Penguin teaser

November 8, 2019 • 9:00 am

We were up early this morning for a trip to Orne Harbor, on the mainland of Antarctica (my last continent save Australia), followed by a brisk hike several hundred meters up a steep slope to where the chinstrap penguins (Pygoscelis antarcticus) nest. Every day these little buggers climb up and down that steep hill to go fishing, and I don’t know how they make it. I’ll have more pictures tomorrow morning, but here are two as a teaser. And remember, I have to reduce the quality of all images by at least 70% to be able to post them from the ship.

The rookery, high up over the harbor:

 

16 thoughts on “Penguin teaser

  1. How cool – these aren’t photos from the endless bin of the Internet. I am imagining showing these photos and being able to say _you_ took them _in_the_wild! Awesome conversation starter to say the least!

    1. But keep one as a pet by a Chicago swimming pool (No! Don’t!), and natural selection might tell it that this is awful, like the Euphrates when it’s 135 Farenheit for us!

  2. I’d caption the first as:
    “Ya? What are you lookin’ at?”
    The second:
    “Wait. Are we goin’ up or down? Can we get together on this?”

  3. Great pictures, if you are in the area, you can come by at The Mountains of Madness (it’s a big continent though, I understand if you can’t make it) 😉

  4. Antarctica. Now that’s exciting. Beats going to Benidorm. Great photos. Might I suggest you visit Australia while you’re down there; it’s not that far away.

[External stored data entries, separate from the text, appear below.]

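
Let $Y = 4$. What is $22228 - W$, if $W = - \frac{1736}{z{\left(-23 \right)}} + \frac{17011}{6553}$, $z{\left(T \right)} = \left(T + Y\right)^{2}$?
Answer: $\frac{52588525361}{2365633} \approx 22230.0$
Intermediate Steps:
$z{\left(T \right)} = \left(4 + T\right)^{2}$ ($z{\left(T \right)} = \left(T + 4\right)^{2} = \left(4 + T\right)^{2}$)
$W = - \frac{5235037}{2365633}$ ($W = - \frac{1736}{\left(4 - 23\right)^{2}} + \frac{17011}{6553} = - \frac{1736}{\left(-19\right)^{2}} + 17011 \cdot \frac{1}{6553} = - \frac{1736}{361} + \frac{17011}{6553} = - \frac{5235037}{2365633} \approx -2.213$)
$22228 - W = 22228 - - \frac{5235037}{2365633} = 22228 + \frac{5235037}{2365633} = \frac{52588525361}{2365633}$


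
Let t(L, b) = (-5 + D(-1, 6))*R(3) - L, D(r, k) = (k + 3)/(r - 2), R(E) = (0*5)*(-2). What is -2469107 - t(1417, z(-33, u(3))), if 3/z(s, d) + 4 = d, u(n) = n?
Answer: -2467690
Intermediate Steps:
R(E) = 0 (R(E) = 0*(-2) = 0)
z(s, d) = 3/(-4 + d)
D(r, k) = (3 + k)/(-2 + r)
t(L, b) = -L (t(L, b) = (-5 + (3 + 6)/(-2 - 1))*0 - L = (-5 + 9/(-3))*0 - L = (-5 - 1/3*9)*0 - L = (-5 - 3)*0 - L = -8*0 - L = 0 - L = -L)
-2469107 - t(1417, z(-33, u(3))) = -2469107 - (-1)*1417 = -2469107 - 1*(-1417) = -2469107 + 1417 = -2467690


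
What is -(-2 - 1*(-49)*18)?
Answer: -880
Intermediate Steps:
-(-2 - 1*(-49)*18) = -(-2 + 49*18) = -(-2 + 882) = -1*880 = -880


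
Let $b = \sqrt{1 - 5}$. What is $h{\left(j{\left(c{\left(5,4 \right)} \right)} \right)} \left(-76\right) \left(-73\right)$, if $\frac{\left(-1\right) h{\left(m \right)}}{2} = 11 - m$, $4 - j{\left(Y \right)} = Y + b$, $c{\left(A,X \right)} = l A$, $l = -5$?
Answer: $199728 - 22192 i \approx 1.9973 \cdot 10^{5} - 22192.0 i$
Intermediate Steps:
$b = 2 i$ ($b = \sqrt{-4} = 2 i \approx 2.0 i$)
$c{\left(A,X \right)} = - 5 A$
$j{\left(Y \right)} = 4 - Y - 2 i$ ($j{\left(Y \right)} = 4 - \left(Y + 2 i\right) = 4 - Y - 2 i$)
$h{\left(m \right)} = -22 + 2 m$ ($h{\left(m \right)} = - 2 \left(11 - m\right) = -22 + 2 m$)
$h{\left(j{\left(c{\left(5,4 \right)} \right)} \right)} \left(-76\right) \left(-73\right) = \left(-22 + 2 \left(4 - \left(-5\right) 5 - 2 i\right)\right) \left(-76\right) \left(-73\right) = \left(-22 + 2 \left(4 - -25 - 2 i\right)\right) \left(-76\right) \left(-73\right) = \left(-22 + 2 \left(4 + 25 - 2 i\right)\right) \left(-76\right) \left(-73\right) = \left(-22 + 2 \left(29 - 2 i\right)\right) \left(-76\right) \left(-73\right) = \left(-22 + \left(58 - 4 i\right)\right) \left(-76\right) \left(-73\right) = \left(36 - 4 i\right) \left(-76\right) \left(-73\right) = \left(-2736 + 304 i\right) \left(-73\right) = 199728 - 22192 i$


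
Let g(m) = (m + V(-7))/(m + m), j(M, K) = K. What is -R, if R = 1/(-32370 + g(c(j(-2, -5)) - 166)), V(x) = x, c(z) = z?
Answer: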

  5. The Antarctic (and the Arctic for that matter) is an amazingly inhospitable niche that evolution has filled. Talk about a group of tough animals.

    I recently learned that seals and other diving mammals have high amounts of myoglobin in their muscles to allow for extended periods of underwater activity; the myoglobin allows for muscles to pack in large amounts of oxygen. Dr. Alec Jeffreys used myoglobin in grey seals as the protein to eventually discover DNA fingerprinting back in 1984; the rest is history.

    1. I have a big section on adaptations in Weddell seals in my upcoming lecture on adaptation in Antarctic animals. They not only have a ton more hemoglobin (scaled by body weight) than most other animals, but they have all kinds of adaptations for diving deep, including collapsing their lungs when they go deeper than 50 m so they won’t get the bends. And I saw one of them!

      1. I hope there is some way to hear your Antarctic lectures. I don’t know if you’ve mentioned whether they’ll be recorded or not.

        Alas, I don’t think I’ll ever see a Weddell seal in the wild. Must have been a joy to see.

  6. PCCE, I am greatly enjoying your posts on Antarctica. Makes me excited for my upcoming trip there in a few months.